The fights since then haven’t been easily won and I’m getting a bit worried about how well my ad-hoc strategies (and the high price of ‘resurrection scrolls’) will last long-term. But I have a good understanding of both the intricacies of the combat system and, maybe more importantly, when to avoid opponents simply too tough for my character level and current equipment. The Red Prince survives long enough to barf flames on his enemies; Fane has a chance to summon magic rocks and hurl them at enemies – we can actually do some damage.
After many hours of grasping at the edges of its many elements, I feel like I understand the game – not fully of course, because it is too immense for that, but to the point that I am confident in being able to keep going. Not only that, but there is the sense that, having spent the time to learn how it all works, I want to continue onward and take advantage of this investment.
Luckily, Original Sin 2 doesn’t want to punish me for taking a while to get acclimated. It has forgiven (or outright disallowed) the kind of mistakes that would require me to restart from the beginning of the game after figuring out how to properly play what is a pretty niche genre. At almost every step, difficult and mandatory combat encounters notwithstanding, it has managed to provide inroads to a novice audience – whether through the simple inclusion of pre-built characters at its start, dialogue that backgrounds the more confusing aspects of its fantasy plot, or systems that encourage rather than punish bypassing fights.

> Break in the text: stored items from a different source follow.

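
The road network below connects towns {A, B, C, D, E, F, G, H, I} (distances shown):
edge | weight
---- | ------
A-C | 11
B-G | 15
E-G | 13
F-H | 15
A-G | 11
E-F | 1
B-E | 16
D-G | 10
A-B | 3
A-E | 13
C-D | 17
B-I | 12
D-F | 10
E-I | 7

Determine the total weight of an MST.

68

Kruskal's algorithm — process edges by increasing weight (ties by edge label):
E-F (1): add — endpoints in different components.
A-B (3): add — endpoints in different components.
E-I (7): add — endpoints in different components.
D-F (10): add — endpoints in different components.
D-G (10): add — endpoints in different components.
A-C (11): add — endpoints in different components.
A-G (11): add — endpoints in different components.
B-I (12): skip — B and I already connected.
A-E (13): skip — A and E already connected.
E-G (13): skip — E and G already connected.
B-G (15): skip — B and G already connected.
F-H (15): add — endpoints in different components.
MST edges: E-F, A-B, E-I, D-F, D-G, A-C, A-G, F-H; total weight 1+3+7+10+10+11+11+15 = 68.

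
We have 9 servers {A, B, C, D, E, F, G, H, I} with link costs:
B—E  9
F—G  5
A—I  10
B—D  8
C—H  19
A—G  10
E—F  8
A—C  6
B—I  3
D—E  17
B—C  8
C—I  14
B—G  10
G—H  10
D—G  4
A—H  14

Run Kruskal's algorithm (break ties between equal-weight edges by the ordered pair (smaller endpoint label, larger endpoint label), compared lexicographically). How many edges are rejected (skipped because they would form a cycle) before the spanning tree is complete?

4

Kruskal: consider edges lightest-first.
B—I (3): add — endpoints in different components.
D—G (4): add — endpoints in different components.
F—G (5): add — endpoints in different components.
A—C (6): add — endpoints in different components.
B—C (8): add — endpoints in different components.
B—D (8): add — endpoints in different components.
E—F (8): add — endpoints in different components.
B—E (9): skip — B and E already connected.
A—G (10): skip — A and G already connected.
A—I (10): skip — A and I already connected.
B—G (10): skip — B and G already connected.
G—H (10): add — endpoints in different components.
Edges rejected before the tree was complete: 4.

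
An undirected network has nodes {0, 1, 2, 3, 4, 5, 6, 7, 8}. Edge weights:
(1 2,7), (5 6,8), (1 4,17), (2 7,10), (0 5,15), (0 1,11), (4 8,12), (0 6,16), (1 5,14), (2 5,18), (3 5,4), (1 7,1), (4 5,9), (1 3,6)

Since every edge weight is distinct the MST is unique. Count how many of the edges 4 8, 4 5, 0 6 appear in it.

Sort edges by weight, then run Kruskal:
1 7 (1): add — endpoints in different components.
3 5 (4): add — endpoints in different components.
1 3 (6): add — endpoints in different components.
1 2 (7): add — endpoints in different components.
5 6 (8): add — endpoints in different components.
4 5 (9): add — endpoints in different components.
2 7 (10): skip — 2 and 7 already connected.
0 1 (11): add — endpoints in different components.
4 8 (12): add — endpoints in different components.
MST edge set: {1 7, 3 5, 1 3, 1 2, 5 6, 4 5, 0 1, 4 8}.
Of the listed edges, {4 8, 4 5} are in the MST → 2.

2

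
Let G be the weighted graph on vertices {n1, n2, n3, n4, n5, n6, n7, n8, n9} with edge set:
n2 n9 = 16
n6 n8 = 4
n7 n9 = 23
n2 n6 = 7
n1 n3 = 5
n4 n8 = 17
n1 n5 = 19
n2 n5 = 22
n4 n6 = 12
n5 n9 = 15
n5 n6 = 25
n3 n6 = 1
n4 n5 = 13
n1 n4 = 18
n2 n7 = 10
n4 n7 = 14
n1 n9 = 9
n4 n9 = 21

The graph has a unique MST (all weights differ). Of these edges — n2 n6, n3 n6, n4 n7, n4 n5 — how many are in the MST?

3

Kruskal: consider edges lightest-first.
n3 n6 (1): add — endpoints in different components.
n6 n8 (4): add — endpoints in different components.
n1 n3 (5): add — endpoints in different components.
n2 n6 (7): add — endpoints in different components.
n1 n9 (9): add — endpoints in different components.
n2 n7 (10): add — endpoints in different components.
n4 n6 (12): add — endpoints in different components.
n4 n5 (13): add — endpoints in different components.
MST edge set: {n3 n6, n6 n8, n1 n3, n2 n6, n1 n9, n2 n7, n4 n6, n4 n5}.
Of the listed edges, {n2 n6, n3 n6, n4 n5} are in the MST → 3.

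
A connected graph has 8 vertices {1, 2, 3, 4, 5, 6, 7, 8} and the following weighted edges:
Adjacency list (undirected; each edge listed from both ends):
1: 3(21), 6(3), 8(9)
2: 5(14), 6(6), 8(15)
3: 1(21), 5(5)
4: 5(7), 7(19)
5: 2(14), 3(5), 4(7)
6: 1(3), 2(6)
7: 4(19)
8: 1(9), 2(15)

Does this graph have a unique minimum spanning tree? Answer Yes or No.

Kruskal: consider edges lightest-first.
1 6 (3): add — endpoints in different components.
3 5 (5): add — endpoints in different components.
2 6 (6): add — endpoints in different components.
4 5 (7): add — endpoints in different components.
1 8 (9): add — endpoints in different components.
2 5 (14): add — endpoints in different components.
2 8 (15): skip — 2 and 8 already connected.
4 7 (19): add — endpoints in different components.
Every non-tree edge has weight strictly greater than the heaviest edge on the tree path between its endpoints, so the MST is unique.

Yes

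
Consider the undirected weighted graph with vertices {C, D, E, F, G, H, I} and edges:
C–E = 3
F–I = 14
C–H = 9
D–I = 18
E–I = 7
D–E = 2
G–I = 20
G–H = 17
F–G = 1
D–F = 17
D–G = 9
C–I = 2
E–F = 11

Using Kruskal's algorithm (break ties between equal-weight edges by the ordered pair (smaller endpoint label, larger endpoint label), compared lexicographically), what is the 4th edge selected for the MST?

C-E

Kruskal: consider edges lightest-first.
F–G (1): add — endpoints in different components.
C–I (2): add — endpoints in different components.
D–E (2): add — endpoints in different components.
C–E (3): add — endpoints in different components.
E–I (7): skip — E and I already connected.
C–H (9): add — endpoints in different components.
D–G (9): add — endpoints in different components.
The 4th edge added is C–E.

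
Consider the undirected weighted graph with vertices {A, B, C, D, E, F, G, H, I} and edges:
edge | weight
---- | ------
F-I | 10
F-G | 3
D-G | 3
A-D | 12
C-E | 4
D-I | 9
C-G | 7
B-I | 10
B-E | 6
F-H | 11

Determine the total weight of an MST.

Prim, starting at E.
Step 1: frontier [C-E 4, B-E 6] → take C-E (4); add C.
Step 2: frontier [C-G 7, B-E 6] → take B-E (6); add B.
Step 3: frontier [B-I 10, C-G 7] → take C-G (7); add G.
Step 4: frontier [B-I 10, D-G 3, F-G 3] → take D-G (3); add D.
Step 5: frontier [B-I 10, D-I 9, A-D 12, F-G 3] → take F-G (3); add F.
Step 6: frontier [B-I 10, D-I 9, A-D 12, F-I 10, F-H 11] → take D-I (9); add I.
Step 7: frontier [A-D 12, F-H 11] → take F-H (11); add H.
Step 8: frontier [A-D 12] → take A-D (12); add A.
MST edges: C-E, B-E, C-G, D-G, F-G, D-I, F-H, A-D; total weight 4+6+7+3+3+9+11+12 = 55.

55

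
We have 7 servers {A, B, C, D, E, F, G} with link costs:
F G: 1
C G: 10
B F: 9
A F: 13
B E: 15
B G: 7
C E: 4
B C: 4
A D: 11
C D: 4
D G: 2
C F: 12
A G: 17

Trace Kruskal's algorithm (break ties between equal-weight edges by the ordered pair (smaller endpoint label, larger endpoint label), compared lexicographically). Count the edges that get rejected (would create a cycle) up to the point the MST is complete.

3

Kruskal's algorithm — process edges by increasing weight (ties by edge label):
F G (1): add — endpoints in different components.
D G (2): add — endpoints in different components.
B C (4): add — endpoints in different components.
C D (4): add — endpoints in different components.
C E (4): add — endpoints in different components.
B G (7): skip — B and G already connected.
B F (9): skip — B and F already connected.
C G (10): skip — C and G already connected.
A D (11): add — endpoints in different components.
Edges rejected before the tree was complete: 3.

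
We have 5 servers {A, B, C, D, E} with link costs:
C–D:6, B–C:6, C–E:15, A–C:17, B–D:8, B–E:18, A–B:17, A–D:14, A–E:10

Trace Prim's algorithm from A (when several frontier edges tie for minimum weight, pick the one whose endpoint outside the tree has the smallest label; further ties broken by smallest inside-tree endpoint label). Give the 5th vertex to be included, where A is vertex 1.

B

Prim, starting at A.
Step 1: frontier [A–E 10, A–D 14, A–B 17, A–C 17] → take A–E (10); add E.
Step 2: frontier [A–D 14, A–B 17, A–C 17, C–E 15, B–E 18] → take A–D (14); add D.
Step 3: frontier [A–B 17, A–C 17, C–D 6, B–D 8, C–E 15, B–E 18] → take C–D (6); add C.
Step 4: frontier [A–B 17, B–C 6, B–D 8, B–E 18] → take B–C (6); add B.
Vertex order: A, E, D, C, B. The 5th vertex is B.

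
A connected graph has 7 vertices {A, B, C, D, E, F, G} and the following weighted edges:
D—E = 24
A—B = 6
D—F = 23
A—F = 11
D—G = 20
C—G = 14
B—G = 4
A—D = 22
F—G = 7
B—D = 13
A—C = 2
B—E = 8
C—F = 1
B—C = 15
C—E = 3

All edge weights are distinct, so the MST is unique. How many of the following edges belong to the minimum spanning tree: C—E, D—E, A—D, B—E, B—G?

2

Kruskal's algorithm — process edges by increasing weight (ties by edge label):
C—F (1): add — endpoints in different components.
A—C (2): add — endpoints in different components.
C—E (3): add — endpoints in different components.
B—G (4): add — endpoints in different components.
A—B (6): add — endpoints in different components.
F—G (7): skip — F and G already connected.
B—E (8): skip — B and E already connected.
A—F (11): skip — A and F already connected.
B—D (13): add — endpoints in different components.
MST edge set: {C—F, A—C, C—E, B—G, A—B, B—D}.
Of the listed edges, {C—E, B—G} are in the MST → 2.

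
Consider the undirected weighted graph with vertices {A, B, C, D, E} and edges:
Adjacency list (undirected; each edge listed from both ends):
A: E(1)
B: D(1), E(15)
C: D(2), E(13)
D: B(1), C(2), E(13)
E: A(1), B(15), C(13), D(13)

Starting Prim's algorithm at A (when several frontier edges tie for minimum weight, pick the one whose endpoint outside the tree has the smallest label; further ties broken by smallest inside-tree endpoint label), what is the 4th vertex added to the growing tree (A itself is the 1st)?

D

Prim, starting at A.
Step 1: frontier [A-E 1] → take A-E (1); add E.
Step 2: frontier [C-E 13, D-E 13, B-E 15] → take C-E (13); add C.
Step 3: frontier [C-D 2, D-E 13, B-E 15] → take C-D (2); add D.
Step 4: frontier [B-D 1, B-E 15] → take B-D (1); add B.
Vertex order: A, E, C, D, B. The 4th vertex is D.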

These are all smart choices. They make the complexities of the genre easier to appreciate not by completely eliminating them, but by parceling their introduction out gradually. More than any other game of its type, Original Sin 2 seems keen to bring in new players alongside the old hands who already know what this style of play is all about. That is no small feat. This far in, seeing the potential of its design, it feels worth celebrating. And it is also a very large part of why, unlike its predecessor, I won’t be abandoning the adventure early.
Current mood: excited for what’s next.